Let’s assume I have a small training loop for my model.
BATCH_SIZE = 4
EPOCHS = 5
for i, (train_index, test_index) in enumerate(kf.split(patients)):
train_patients, test_patients = (
[patients[index] for index in train_index],
[patients[index] for index in test_index],
)
total_volumes = []
train_ds = BrainDataset(train_patients)
train_dataloader = (
torch.utils.data.DataLoader(
train_ds,
batch_size=BATCH_SIZE,
shuffle=True,
),
)
model = Model("deeplabv3plus", "resnet50", in_channels=1, out_classes=1)

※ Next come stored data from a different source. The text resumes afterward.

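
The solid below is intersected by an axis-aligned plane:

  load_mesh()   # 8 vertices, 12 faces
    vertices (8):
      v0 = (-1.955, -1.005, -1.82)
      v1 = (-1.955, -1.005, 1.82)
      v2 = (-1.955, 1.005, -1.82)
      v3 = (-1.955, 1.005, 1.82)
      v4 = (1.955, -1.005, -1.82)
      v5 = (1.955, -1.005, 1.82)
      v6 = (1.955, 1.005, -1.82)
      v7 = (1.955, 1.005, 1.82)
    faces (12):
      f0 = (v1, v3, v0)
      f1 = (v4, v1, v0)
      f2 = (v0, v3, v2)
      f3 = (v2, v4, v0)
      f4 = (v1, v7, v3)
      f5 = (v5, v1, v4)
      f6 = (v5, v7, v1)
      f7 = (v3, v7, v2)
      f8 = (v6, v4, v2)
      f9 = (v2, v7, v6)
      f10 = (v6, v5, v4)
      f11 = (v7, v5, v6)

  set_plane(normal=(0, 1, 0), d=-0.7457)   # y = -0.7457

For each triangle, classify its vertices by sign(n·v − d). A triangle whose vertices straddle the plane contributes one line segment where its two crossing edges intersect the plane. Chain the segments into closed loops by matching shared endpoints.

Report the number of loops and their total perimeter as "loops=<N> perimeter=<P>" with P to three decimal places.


Straddling triangles (8 of 12):
  (v1,v3,v0) [-+-] → (-1.955, -0.7457, 1.82)–(-1.955, -0.7457, -1.35042)  len=3.1704
  (v0,v3,v2) [-++] → (-1.955, -0.7457, -1.35042)–(-1.955, -0.7457, -1.82)  len=0.4696
  (v2,v4,v0) [+--] → (1.45059, -0.7457, -1.82)–(-1.955, -0.7457, -1.82)  len=3.4056
  (v1,v7,v3) [-++] → (-1.45059, -0.7457, 1.82)–(-1.955, -0.7457, 1.82)  len=0.5044
  (v5,v7,v1) [-+-] → (1.955, -0.7457, 1.82)–(-1.45059, -0.7457, 1.82)  len=3.4056
  (v6,v4,v2) [+-+] → (1.955, -0.7457, -1.82)–(1.45059, -0.7457, -1.82)  len=0.5044
  (v6,v5,v4) [+--] → (1.955, -0.7457, 1.35042)–(1.955, -0.7457, -1.82)  len=3.1704
  (v7,v5,v6) [+-+] → (1.955, -0.7457, 1.82)–(1.955, -0.7457, 1.35042)  len=0.4696

Chained into 1 loop(s):
  loop 1: 8 segments, perimeter = 15.1000
Total perimeter = 15.100

loops=1 perimeter=15.100


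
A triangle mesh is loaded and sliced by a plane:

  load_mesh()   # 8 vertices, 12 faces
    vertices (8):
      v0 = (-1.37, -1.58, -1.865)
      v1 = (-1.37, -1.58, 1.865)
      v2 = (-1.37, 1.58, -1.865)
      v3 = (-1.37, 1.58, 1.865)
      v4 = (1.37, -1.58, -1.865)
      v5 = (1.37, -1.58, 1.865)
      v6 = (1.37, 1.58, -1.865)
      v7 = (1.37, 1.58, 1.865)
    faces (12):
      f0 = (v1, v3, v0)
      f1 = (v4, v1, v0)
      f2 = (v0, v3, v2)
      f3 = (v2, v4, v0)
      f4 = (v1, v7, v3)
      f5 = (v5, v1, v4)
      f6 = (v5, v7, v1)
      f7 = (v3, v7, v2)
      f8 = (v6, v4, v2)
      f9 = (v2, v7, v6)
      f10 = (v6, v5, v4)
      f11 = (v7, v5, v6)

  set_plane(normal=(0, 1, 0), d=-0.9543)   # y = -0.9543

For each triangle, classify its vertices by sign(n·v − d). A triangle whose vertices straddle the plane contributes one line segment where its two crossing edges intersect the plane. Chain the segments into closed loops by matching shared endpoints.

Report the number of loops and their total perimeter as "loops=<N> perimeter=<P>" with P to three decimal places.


loops=1 perimeter=12.940

Straddling triangles (8 of 12):
  (v1,v3,v0) [-+-] → (-1.37, -0.9543, 1.865)–(-1.37, -0.9543, -1.12644)  len=2.9914
  (v0,v3,v2) [-++] → (-1.37, -0.9543, -1.12644)–(-1.37, -0.9543, -1.865)  len=0.7386
  (v2,v4,v0) [+--] → (0.827463, -0.9543, -1.865)–(-1.37, -0.9543, -1.865)  len=2.1975
  (v1,v7,v3) [-++] → (-0.827463, -0.9543, 1.865)–(-1.37, -0.9543, 1.865)  len=0.5425
  (v5,v7,v1) [-+-] → (1.37, -0.9543, 1.865)–(-0.827463, -0.9543, 1.865)  len=2.1975
  (v6,v4,v2) [+-+] → (1.37, -0.9543, -1.865)–(0.827463, -0.9543, -1.865)  len=0.5425
  (v6,v5,v4) [+--] → (1.37, -0.9543, 1.12644)–(1.37, -0.9543, -1.865)  len=2.9914
  (v7,v5,v6) [+-+] → (1.37, -0.9543, 1.865)–(1.37, -0.9543, 1.12644)  len=0.7386

Chained into 1 loop(s):
  loop 1: 8 segments, perimeter = 12.9400
Total perimeter = 12.940


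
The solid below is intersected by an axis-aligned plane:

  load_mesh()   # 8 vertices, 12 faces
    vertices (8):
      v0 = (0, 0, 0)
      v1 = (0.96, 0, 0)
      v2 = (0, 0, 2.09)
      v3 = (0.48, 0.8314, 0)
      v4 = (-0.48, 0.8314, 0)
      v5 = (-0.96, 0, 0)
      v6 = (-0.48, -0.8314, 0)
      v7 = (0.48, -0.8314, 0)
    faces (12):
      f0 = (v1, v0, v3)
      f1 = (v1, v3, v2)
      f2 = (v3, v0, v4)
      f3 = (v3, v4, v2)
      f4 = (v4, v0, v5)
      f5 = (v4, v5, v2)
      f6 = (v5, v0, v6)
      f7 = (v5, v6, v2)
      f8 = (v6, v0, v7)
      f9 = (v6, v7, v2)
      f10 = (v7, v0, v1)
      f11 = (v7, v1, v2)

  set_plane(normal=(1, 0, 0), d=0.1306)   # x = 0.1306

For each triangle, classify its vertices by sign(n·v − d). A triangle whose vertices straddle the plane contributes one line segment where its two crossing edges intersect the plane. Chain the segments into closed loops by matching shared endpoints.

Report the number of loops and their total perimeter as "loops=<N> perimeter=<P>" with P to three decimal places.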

trainer = L.Trainer(max_epochs=EPOCHS, enable_checkpointing=False)
trainer.fit(
model,
train_dataloaders=train_dataloader,
val_dataloaders=valid_dataloader,
)
trainer.save_checkpoint(f"./weights/temp/5.ckpt")
break
When I perform forward on this model
result = model(torch.ones([4, 1, 256, 256]))
print(result)
I get a result
[-1.4535, -1.7266, -1.9997, ..., -1.7220, -1.7167, -1.7115],
However, when I load the model from the checkpoint, I have completely different results
model = Model.load_from_checkpoint("weights/temp/5.ckpt")
model.freeze()
result = model(torch.ones([4, 1, 256, 256]))
print(result)
[-0.7397, -0.8071, -0.8746, ..., -1.0166, -1.0332, -1.0499],
How could this be and what should I change to have the same output?